Wie in der äusseren Natur der Stoff oder die Materie, so verhält sich im inneren Leben des Menschen die Empfindung. Wenn man glaubt, dass Bewusstsein ohne Empfindung sein könne, so liegt dabei eine feine Täuschung zu Grunde. Man kann ein sehr lebhaftes Bewusstsein haben, das sich mit den höchsten und wichtigsten Dingen beschäftigt und dabei nur Empfindungen von verschwindender sinnlicher Stärke. Immer aber sind Empfindungen vorhanden, aus deren Verhältniss und Harmonie oder Disharmonie sich Inhalt und Bedeutung des Bewusstseins aufbaut, wie der Dom aus dem rohen Stein, die inhaltvolle Zeichnung aus feinen materiellen Linien oder die Blume aus dem organischen Stoff. – Wie nun der Materialist, in die äussere Natur blickend, die Formen der Dinge aus ihren Stoffen ableitet und diese zur Grundlage seiner Weltanschauungen macht, so leitet der Sensualist das ganze Bewusstsein aus den Empfindungen ab.

Sensualismus und Materialismus betonen also im Grunde beide den Stoff im Gegensatz zur Form; es fragt sich nun, wie sie sich unter sich auseinandersetzen.

Offenbar nicht blos durch einen Vertrag, nach dem man ohne weiteres im inneren Leben Sensualist, im äusseren Materialist sein könnte.

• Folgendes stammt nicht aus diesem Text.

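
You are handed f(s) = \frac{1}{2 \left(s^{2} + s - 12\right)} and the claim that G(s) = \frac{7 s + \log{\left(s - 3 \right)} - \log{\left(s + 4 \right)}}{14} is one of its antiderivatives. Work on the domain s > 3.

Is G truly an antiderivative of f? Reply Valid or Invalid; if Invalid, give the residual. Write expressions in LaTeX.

d/ds[G] = \frac{s^{2} + s - 11}{2 s^{2} + 2 s - 24}
d/ds[G] - f(s) = \frac{1}{2} != 0.

Invalid: d/ds[G] - f = \frac{1}{2}, which is not 0.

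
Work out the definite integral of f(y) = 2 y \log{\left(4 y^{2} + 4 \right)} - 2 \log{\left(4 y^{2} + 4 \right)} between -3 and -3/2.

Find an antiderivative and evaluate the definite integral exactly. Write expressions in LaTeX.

The integrand splits into summands that can be handled one at a time.
F(y) = - y^{2} + y \left(y - 2\right) \log{\left(4 y^{2} + 4 \right)} + 4 y + \log{\left(y^{2} + 1 \right)} - 4 \operatorname{atan}{\left(y \right)} is an antiderivative of f.
Check: d/dy[- y^{2} + y \left(y - 2\right) \log{\left(4 y^{2} + 4 \right)} + 4 y + \log{\left(y^{2} + 1 \right)} - 4 \operatorname{atan}{\left(y \right)}] = 2 y \log{\left(y^{2} + 1 \right)} + 4 y \log{\left(2 \right)} - 2 \log{\left(y^{2} + 1 \right)} - 4 \log{\left(2 \right)}, which equals f(y).
F(-3/2) = - \frac{33}{4} + \log{\left(\frac{13}{4} \right)} + 4 \operatorname{atan}{\left(\frac{3}{2} \right)} + \frac{21 \log{\left(13 \right)}}{4}; F(-3) = -21 + \log{\left(10 \right)} + 4 \operatorname{atan}{\left(3 \right)} + 15 \log{\left(40 \right)}.
Integral = F(-3/2) - F(-3) = - 15 \log{\left(40 \right)} - 4 \operatorname{atan}{\left(3 \right)} - \log{\left(10 \right)} + \log{\left(\frac{13}{4} \right)} + 4 \operatorname{atan}{\left(\frac{3}{2} \right)} + \frac{51}{4} + \frac{21 \log{\left(13 \right)}}{4}.

Antiderivative: F(y) = - y^{2} + y \left(y - 2\right) \log{\left(4 y^{2} + 4 \right)} + 4 y + \log{\left(y^{2} + 1 \right)} - 4 \operatorname{atan}{\left(y \right)}; value = - 15 \log{\left(40 \right)} - 4 \operatorname{atan}{\left(3 \right)} - \log{\left(10 \right)} + \log{\left(\frac{13}{4} \right)} + 4 \operatorname{atan}{\left(\frac{3}{2} \right)} + \frac{51}{4} + \frac{21 \log{\left(13 \right)}}{4}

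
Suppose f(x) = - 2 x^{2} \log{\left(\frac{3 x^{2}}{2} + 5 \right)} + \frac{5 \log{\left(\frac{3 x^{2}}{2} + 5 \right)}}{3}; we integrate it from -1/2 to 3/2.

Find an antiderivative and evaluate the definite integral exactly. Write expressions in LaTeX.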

Dieser Standpunkt ist zwar in der inconsequenten Praxis der häufigste, aber er ist kein philosophischer.

Vielmehr wird der consequente Materialist leugnen, dass Empfindung vom Stoff getrennt vorhanden sei, er wird daher auch in den Vorgängen des Bewusstseins nur Wirkungen gewöhnlicher stofflicher Veränderungen finden und diese mit den übrigen stofflichen Vorgängen der äusseren Natur unter gemeinsamem Gesichtspunkte betrachten; der Sensualist wird dagegen leugnen müssen, dass wir von Stoffen wie von Dingen der Aussenwelt überhaupt etwas wissen, da wir doch nur unsere Wahrnehmung von den Dingen haben und nicht wissen können, wie sich diese zu den Dingen an sich verhält. Die Empfindung ist ihm nicht nur der Stoff aller Vorgänge des Bewusstseins, sondern auch der einzige unmittelbar gegebene Stoff, da wir alle Dinge der Aussenwelt nur in unseren Empfindungen haben und kennen.

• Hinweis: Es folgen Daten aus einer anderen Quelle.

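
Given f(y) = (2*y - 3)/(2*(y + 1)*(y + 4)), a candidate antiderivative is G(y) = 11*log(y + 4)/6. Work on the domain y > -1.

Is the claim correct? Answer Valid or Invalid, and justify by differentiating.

d/dy[G] = 11/(6*y + 24)
d/dy[G] - f(y) = 5/(6*y + 6) != 0.

Invalid: d/dy[G] - f = 5/(6*y + 6), which is not 0.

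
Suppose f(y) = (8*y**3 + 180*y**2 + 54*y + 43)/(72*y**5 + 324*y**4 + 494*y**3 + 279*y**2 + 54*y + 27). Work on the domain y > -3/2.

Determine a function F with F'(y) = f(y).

An antiderivative is F(y) = atan(3*y)/3 - 4/(2*y + 3)**2.

Whatever form F(y) takes, F'(y) = f(y) is non-negotiable.
Check: d/dy[atan(3*y)/3 - 4/(2*y + 3)**2] = (8*y**3 + 180*y**2 + 54*y + 43)/(72*y**5 + 324*y**4 + 494*y**3 + 279*y**2 + 54*y + 27) = f(y).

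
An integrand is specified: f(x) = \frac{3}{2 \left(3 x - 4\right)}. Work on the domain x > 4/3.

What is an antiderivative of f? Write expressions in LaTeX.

An antiderivative is F(x) = \frac{\log{\left(\frac{3 x}{2} - 2 \right)}}{2}.

An antiderivative F(x) passes only if d/dx[F] lands on f(x) exactly.
Check: d/dx[\frac{\log{\left(\frac{3 x}{2} - 2 \right)}}{2}] = \frac{3}{6 x - 8}, which equals f(x).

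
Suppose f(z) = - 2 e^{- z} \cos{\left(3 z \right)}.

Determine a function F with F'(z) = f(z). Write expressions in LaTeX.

Recover f(z) by differentiating a candidate F(z); any mismatch rules it out.
Check: d/dz[\frac{\left(- 3 \sin{\left(3 z \right)} + \cos{\left(3 z \right)}\right) e^{- z}}{5}] = - 2 e^{- z} \cos{\left(3 z \right)} = f(z).

An antiderivative is F(z) = \frac{\left(- 3 \sin{\left(3 z \right)} + \cos{\left(3 z \right)}\right) e^{- z}}{5}.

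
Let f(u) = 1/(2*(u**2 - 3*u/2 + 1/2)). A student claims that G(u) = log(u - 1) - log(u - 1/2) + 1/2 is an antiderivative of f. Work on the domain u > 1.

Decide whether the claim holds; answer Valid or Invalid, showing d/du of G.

Valid: G'(u) = f(u).

d/du[G] = 1/(2*u**2 - 3*u + 1)
This equals f(u) exactly, so the claim holds.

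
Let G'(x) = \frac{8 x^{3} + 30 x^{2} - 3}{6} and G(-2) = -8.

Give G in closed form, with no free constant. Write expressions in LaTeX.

Since d/dx undoes antidifferentiation here, G(x) must give back the stated G'(x).
A general antiderivative is \frac{x^{4}}{3} + \frac{5 x^{3}}{3} - \frac{x}{2} + C.
The condition gives C = -8 - (-7) = -1.
So G(x) = \frac{x^{4}}{3} + \frac{5 x^{3}}{3} - \frac{x}{2} - 1.
Check: d/dx[\frac{x^{4}}{3} + \frac{5 x^{3}}{3} - \frac{x}{2} - 1] = \frac{4 x^{3}}{3} + 5 x^{2} - \frac{1}{2}, which equals G'(x).

G(x) = \frac{x^{4}}{3} + \frac{5 x^{3}}{3} - \frac{x}{2} - 1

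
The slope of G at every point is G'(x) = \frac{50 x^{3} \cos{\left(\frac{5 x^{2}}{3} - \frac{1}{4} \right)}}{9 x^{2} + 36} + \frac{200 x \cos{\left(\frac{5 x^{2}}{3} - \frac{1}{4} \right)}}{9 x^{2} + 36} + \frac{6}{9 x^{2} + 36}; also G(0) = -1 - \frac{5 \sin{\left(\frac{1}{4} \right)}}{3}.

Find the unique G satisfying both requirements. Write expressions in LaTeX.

G(x) = \frac{5 \sin{\left(\frac{5 x^{2}}{3} - \frac{1}{4} \right)} + \operatorname{atan}{\left(\frac{x}{2} \right)} - 3}{3}

The integrand splits into summands that can be handled one at a time.
A general antiderivative is \frac{5 \sin{\left(\frac{5 x^{2}}{3} - \frac{1}{4} \right)}}{3} + \frac{\operatorname{atan}{\left(\frac{x}{2} \right)}}{3} + C.
The condition gives C = -1 - \frac{5 \sin{\left(\frac{1}{4} \right)}}{3} - (- \frac{5 \sin{\left(\frac{1}{4} \right)}}{3}) = -1.
So G(x) = \frac{5 \sin{\left(\frac{5 x^{2}}{3} - \frac{1}{4} \right)} + \operatorname{atan}{\left(\frac{x}{2} \right)} - 3}{3}.
Check: d/dx[\frac{5 \sin{\left(\frac{5 x^{2}}{3} - \frac{1}{4} \right)} + \operatorname{atan}{\left(\frac{x}{2} \right)} - 3}{3}] = \frac{50 x^{3} \cos{\left(\frac{5 x^{2}}{3} - \frac{1}{4} \right)} + 200 x \cos{\left(\frac{5 x^{2}}{3} - \frac{1}{4} \right)} + 6}{9 x^{2} + 36}, which equals G'(x).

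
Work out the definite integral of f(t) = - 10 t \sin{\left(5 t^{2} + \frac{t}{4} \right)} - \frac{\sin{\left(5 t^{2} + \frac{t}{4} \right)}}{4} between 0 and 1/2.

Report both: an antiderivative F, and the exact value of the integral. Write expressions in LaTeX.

The substitution u = 5 t^{2} + \frac{t}{4} works: f is exactly (dF/du)*(du/dt) for that inner function.
F(t) = \cos{\left(5 t^{2} + \frac{t}{4} \right)} is an antiderivative of f.
Check: d/dt[\cos{\left(5 t^{2} + \frac{t}{4} \right)}] = - 10 t \sin{\left(5 t^{2} + \frac{t}{4} \right)} - \frac{\sin{\left(5 t^{2} + \frac{t}{4} \right)}}{4} = f(t).
F(1/2) = \cos{\left(\frac{11}{8} \right)}; F(0) = 1.
Integral = F(1/2) - F(0) = -1 + \cos{\left(\frac{11}{8} \right)}.

Antiderivative: F(t) = \cos{\left(5 t^{2} + \frac{t}{4} \right)}; value = -1 + \cos{\left(\frac{11}{8} \right)}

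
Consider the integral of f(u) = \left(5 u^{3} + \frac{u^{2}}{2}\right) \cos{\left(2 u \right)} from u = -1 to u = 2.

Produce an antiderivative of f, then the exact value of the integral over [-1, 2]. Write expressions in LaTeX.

Since d/du undoes antidifferentiation here, F'(u) = f(u) is required of F(u).
F(u) = \frac{5 u^{3} \sin{\left(2 u \right)}}{2} + \frac{u^{2} \sin{\left(2 u \right)}}{4} + \frac{15 u^{2} \cos{\left(2 u \right)}}{4} - \frac{15 u \sin{\left(2 u \right)}}{4} + \frac{u \cos{\left(2 u \right)}}{4} - \frac{\sin{\left(2 u \right)}}{8} - \frac{15 \cos{\left(2 u \right)}}{8} is an antiderivative of f.
Check: d/du[\frac{5 u^{3} \sin{\left(2 u \right)}}{2} + \frac{u^{2} \sin{\left(2 u \right)}}{4} + \frac{15 u^{2} \cos{\left(2 u \right)}}{4} - \frac{15 u \sin{\left(2 u \right)}}{4} + \frac{u \cos{\left(2 u \right)}}{4} - \frac{\sin{\left(2 u \right)}}{8} - \frac{15 \cos{\left(2 u \right)}}{8}] = 5 u^{3} \cos{\left(2 u \right)} + \frac{u^{2} \cos{\left(2 u \right)}}{2}, which equals f(u).
F(2) = \frac{107 \sin{\left(4 \right)}}{8} + \frac{109 \cos{\left(4 \right)}}{8}; F(-1) = - \frac{11 \sin{\left(2 \right)}}{8} + \frac{13 \cos{\left(2 \right)}}{8}.
Integral = F(2) - F(-1) = \frac{107 \sin{\left(4 \right)}}{8} + \frac{109 \cos{\left(4 \right)}}{8} - \frac{13 \cos{\left(2 \right)}}{8} + \frac{11 \sin{\left(2 \right)}}{8}.

Antiderivative: F(u) = \frac{5 u^{3} \sin{\left(2 u \right)}}{2} + \frac{u^{2} \sin{\left(2 u \right)}}{4} + \frac{15 u^{2} \cos{\left(2 u \right)}}{4} - \frac{15 u \sin{\left(2 u \right)}}{4} + \frac{u \cos{\left(2 u \right)}}{4} - \frac{\sin{\left(2 u \right)}}{8} - \frac{15 \cos{\left(2 u \right)}}{8}; value = \frac{107 \sin{\left(4 \right)}}{8} + \frac{109 \cos{\left(4 \right)}}{8} - \frac{13 \cos{\left(2 \right)}}{8} + \frac{11 \sin{\left(2 \right)}}{8}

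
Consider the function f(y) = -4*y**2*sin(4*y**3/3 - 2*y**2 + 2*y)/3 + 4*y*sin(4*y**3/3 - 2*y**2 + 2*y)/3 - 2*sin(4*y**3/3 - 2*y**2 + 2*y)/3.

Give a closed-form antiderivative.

f matches the chain-rule pattern g'(h)*h' with inner function h(y) = 4*y**3/3 - 2*y**2 + 2*y; substituting u = h(y) collapses the integral.
Check: d/dy[cos(4*y**3/3 - 2*y**2 + 2*y)/3] = -4*y**2*sin(4*y**3/3 - 2*y**2 + 2*y)/3 + 4*y*sin(4*y**3/3 - 2*y**2 + 2*y)/3 - 2*sin(4*y**3/3 - 2*y**2 + 2*y)/3 = f(y).

An antiderivative is F(y) = cos(4*y**3/3 - 2*y**2 + 2*y)/3.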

Nun muss wegen der unleugbaren Richtigkeit dieses Satzes, der zugleich dem gewöhnlichen Bewusstsein ferner liegt und eine einheitliche Weltanschauung bereits voraussetzt, der Sensualismus als eine natürliche Fortbildung des Materialismus erscheinen. Diese Fortbildung geschah bei den Griechen durch diejenige Schule, welche überhaupt in das antike Leben entwickelnd und wieder zersetzend am tiefsten eingriff: durch die Sophisten.

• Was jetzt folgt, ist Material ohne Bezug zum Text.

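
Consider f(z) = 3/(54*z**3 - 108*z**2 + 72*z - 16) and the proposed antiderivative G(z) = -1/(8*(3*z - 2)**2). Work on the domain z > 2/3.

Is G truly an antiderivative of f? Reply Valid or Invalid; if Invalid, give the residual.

Invalid: d/dz[G] - f = -3/(108*z**3 - 216*z**2 + 144*z - 32), which is not 0.

d/dz[G] = 3/(108*z**3 - 216*z**2 + 144*z - 32)
d/dz[G] - f(z) = -3/(108*z**3 - 216*z**2 + 144*z - 32) != 0.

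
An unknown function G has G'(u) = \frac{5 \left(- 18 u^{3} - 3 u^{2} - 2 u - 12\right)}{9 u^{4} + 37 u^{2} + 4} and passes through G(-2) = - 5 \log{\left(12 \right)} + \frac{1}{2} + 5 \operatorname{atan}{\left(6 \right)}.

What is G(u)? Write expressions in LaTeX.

G(u) = - 5 \log{\left(\frac{u^{2}}{2} + 2 \right)} - 5 \operatorname{atan}{\left(3 u \right)} - 5 \log{\left(3 \right)} + \frac{1}{2}

Recover the given G'(u) by differentiating a candidate G(u); any mismatch rules it out.
A general antiderivative is - 5 \log{\left(\frac{3 u^{2}}{2} + 6 \right)} - 5 \operatorname{atan}{\left(3 u \right)} + C.
The condition gives C = - 5 \log{\left(12 \right)} + \frac{1}{2} + 5 \operatorname{atan}{\left(6 \right)} - (- 5 \log{\left(12 \right)} + 5 \operatorname{atan}{\left(6 \right)}) = \frac{1}{2}.
So G(u) = - 5 \log{\left(\frac{u^{2}}{2} + 2 \right)} - 5 \operatorname{atan}{\left(3 u \right)} - 5 \log{\left(3 \right)} + \frac{1}{2}.
Check: d/du[- 5 \log{\left(\frac{u^{2}}{2} + 2 \right)} - 5 \operatorname{atan}{\left(3 u \right)} - 5 \log{\left(3 \right)} + \frac{1}{2}] = \frac{- 90 u^{3} - 15 u^{2} - 10 u - 60}{9 u^{4} + 37 u^{2} + 4}, which equals G'(u).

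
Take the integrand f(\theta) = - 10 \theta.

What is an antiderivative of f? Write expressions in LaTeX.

An antiderivative is F(\theta) = \frac{5 \left(- 4 \theta^{2} - 1\right)}{4}.

Check any antiderivative F(\theta) by computing F'(\theta) and comparing it with f(\theta).
Check: d/d\theta[\frac{5 \left(- 4 \theta^{2} - 1\right)}{4}] = - 10 \theta = f(\theta).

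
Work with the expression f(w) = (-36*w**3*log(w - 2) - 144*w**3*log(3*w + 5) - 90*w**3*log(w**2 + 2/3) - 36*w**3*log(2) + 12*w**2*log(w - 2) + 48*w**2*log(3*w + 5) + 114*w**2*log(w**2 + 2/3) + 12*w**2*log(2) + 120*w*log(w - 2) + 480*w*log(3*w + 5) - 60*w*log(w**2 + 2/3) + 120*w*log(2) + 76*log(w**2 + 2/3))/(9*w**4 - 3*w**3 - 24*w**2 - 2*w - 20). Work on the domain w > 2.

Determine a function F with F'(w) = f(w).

Recognize the product-rule pattern: f = u'v + uv' with u = -2*log(2*w - 4) - 8*log(3*w + 5), v = log(w**2 + 2/3), so integration by parts undoes it.
Check: d/dw[-2*(log(2*w - 4) + 4*log(3*w + 5))*log(w**2 + 2/3)] = (-36*w**3*log(w - 2) - 144*w**3*log(3*w + 5) - 90*w**3*log(w**2 + 2/3) - 36*w**3*log(2) + 12*w**2*log(w - 2) + 48*w**2*log(3*w + 5) + 114*w**2*log(w**2 + 2/3) + 12*w**2*log(2) + 120*w*log(w - 2) + 480*w*log(3*w + 5) - 60*w*log(w**2 + 2/3) + 120*w*log(2) + 76*log(w**2 + 2/3))/(9*w**4 - 3*w**3 - 24*w**2 - 2*w - 20) = f(w).

An antiderivative is F(w) = -2*(log(2*w - 4) + 4*log(3*w + 5))*log(w**2 + 2/3).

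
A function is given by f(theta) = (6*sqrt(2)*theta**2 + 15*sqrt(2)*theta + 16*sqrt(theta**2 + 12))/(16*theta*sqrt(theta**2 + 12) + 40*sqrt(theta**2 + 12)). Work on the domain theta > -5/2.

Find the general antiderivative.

Differentiate the proposed F(theta) back; it has to land on f(theta) exactly.
Check: d/dtheta[3*sqrt(theta**2/2 + 6)/4 + log(2*theta + 5)] = (6*sqrt(2)*theta**2 + 15*sqrt(2)*theta + 16*sqrt(theta**2 + 12))/(16*theta*sqrt(theta**2 + 12) + 40*sqrt(theta**2 + 12)) = f(theta).

F(theta) = 3*sqrt(theta**2/2 + 6)/4 + log(2*theta + 5) + C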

Man erzählte im Alterthum, dass der weise Demokrit in seiner Vaterstadt Abdera einst einen Lastträger gesehen habe, der in einer besonders geschickten Weise die Holzstücke, welche er zu tragen hatte, zusammenlegte. Demokrit liess sich mit dem Manne ein und machte ihn schliesslich zu seinem Schreiber. Dieser Schüler und Schreiber Demokrits, der darauf noch Dorfschulmeister gewesen sein soll, wurde der Mann, der zu einem grossen Umschwung in der Weltstellung der Philosophie Veranlassung gab: er trat für Geld als Lehrer der Weisheit auf: Protagoras, der erste der Sophisten.

Hippias, Prodikos, Gorgias und eine grosse Reihe minder berühmter Männer, meist aus Plato's Schriften sehr bekannt, durchzogen bald die Städte Griechenlands lehrend und disputirend und gewannen zum Theil grosse Reichtümer. Allenthalben zogen sie die talentvollsten jungen Leute an sich, ihr Ruhm verbreitete sich mit unglaublicher Schnelligkeit, ihr Einfluss war unermesslich.

Dies war neu in Hellas und nicht nur die alten Marathonkämpfer, die Veteranen der Befreiungskriege, schüttelten mit conservativem Bedenken das Haupt: die Anhänger der Sophisten selbst standen zu diesen in ihrer Bewunderung nicht viel anders, als heutzutage die Gönner eines berühmten Opernsängers; die meisten hätten sich inmitten ihrer Bewunderung geschämt das Gleiche zu werden. Sokrates pflegte sie am meisten in Verlegenheit zu setzen durch die schlichte Frage nach dem Gegenstand der Profession ihrer Lehrer: wie man vom Phideas das Bildhauen, von Hippokrates die Heilkunst lernen könne; was denn von Protagoras?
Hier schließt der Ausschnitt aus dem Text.